We always knew that KL was a shopping mecca, but now we have confirmation. The capital has been named the second best city for shopping in the Asia Pacific region, according to the Globe Shopper Index.
“Kuala Lumpur’s specific strength is its ability to combine low prices with a good range of products in a large number of stores, including three of the world’s 10 biggest shopping malls,” the Index noted.
The Globe Shopper Index was created by the Economist Intelligence Unit, in association with The Economist newspaper, and commissioned by Switzerland-based shopping tourism company Global Blue.
The Economist Intelligence Unit collected data from a variety of sources between January and February this year. It rated 25 cities in the region based on five categories: shops, affordability, convenience, hotels & transport, and culture and climate.
KL dominated the shops category, earning 76 points. According to the report, “Malaysia’s capital manages to combine low prices with a good range of products and malls.”
The city’s weakest category is naturally the weather. “For those that do not like the heat, Kuala Lumpur can be a struggle. It scores low for agreeability of climate,” the report said.
Even so, there was a saving grace within that category – KL earned praise for offering a wide variety of international cuisine.
The city’s overall score of 65.1 was not far behind Hong Kong’s 68.5, the top shopping destination according to the Index.
Hong Kong is, after all, renowned worldwide for shopping. So, it is impressive to find proof that KL does give Hong Kong a run for its money.
Shanghai came in third with a score of 63.1, Beijing was fourth at 60.7, while Singapore came in fifth with 60.2.
KL did outscore Hong Kong in the affordability category – 75 versus 58 – because Malaysia offers cheaper products and lower hotel prices. That is an important consideration for tourists, as the combination of variety and cheap prices is what shopping is all about.
The report predicts that KL will perform even better in future indexes because of the Government’s efforts to promote retail tourism.

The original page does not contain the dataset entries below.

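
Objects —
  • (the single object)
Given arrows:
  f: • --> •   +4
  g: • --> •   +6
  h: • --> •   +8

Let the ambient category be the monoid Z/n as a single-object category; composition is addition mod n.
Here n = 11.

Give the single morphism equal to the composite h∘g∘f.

Answer: +7

Trace:
  0 +4≡4 +6≡10 +8≡7  (mod 11)
composite: +7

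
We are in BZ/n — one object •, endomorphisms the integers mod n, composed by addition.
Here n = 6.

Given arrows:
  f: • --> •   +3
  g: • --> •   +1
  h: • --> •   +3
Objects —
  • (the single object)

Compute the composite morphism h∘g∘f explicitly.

  0 +3≡3 +1≡4 +3≡1  (mod 6)
result: +1

Answer: +1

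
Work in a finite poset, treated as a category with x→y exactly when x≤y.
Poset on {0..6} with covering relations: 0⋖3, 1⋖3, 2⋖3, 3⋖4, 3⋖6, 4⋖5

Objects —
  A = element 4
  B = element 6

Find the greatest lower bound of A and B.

Answer: A∧B = 3

Derivation:
Common predecessors of 4,6: {0,1,2,3}
  0 ≤ 3
  1 ≤ 3
  2 ≤ 3
  3 ≤ 3
glb = 3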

No one was more pleased with the findings of the report than Bukit Bintang-KLCC Tourism Association chairman Joyce Yap, who credited the Government’s decision to make shopping a focus in the Economic Transformation Plan (ETP) as a key factor in making the capital a shopper’s dream.
The Globe Shopper Index credited the Government’s development of KLCC and the Bukit Bintang shopping area for driving growth as a “premier shopping precinct in Malaysia”.
This area concentrates shopping and hotels, making it easier for tourists to shop.
There is hardly any major brand that isn’t represented in KL, from Armani to Zara. At a prestige mall like Pavilion KL, for instance, one can find Bally, Bottega Veneta, Burberry, and Bulgari. And we have only reached the B’s.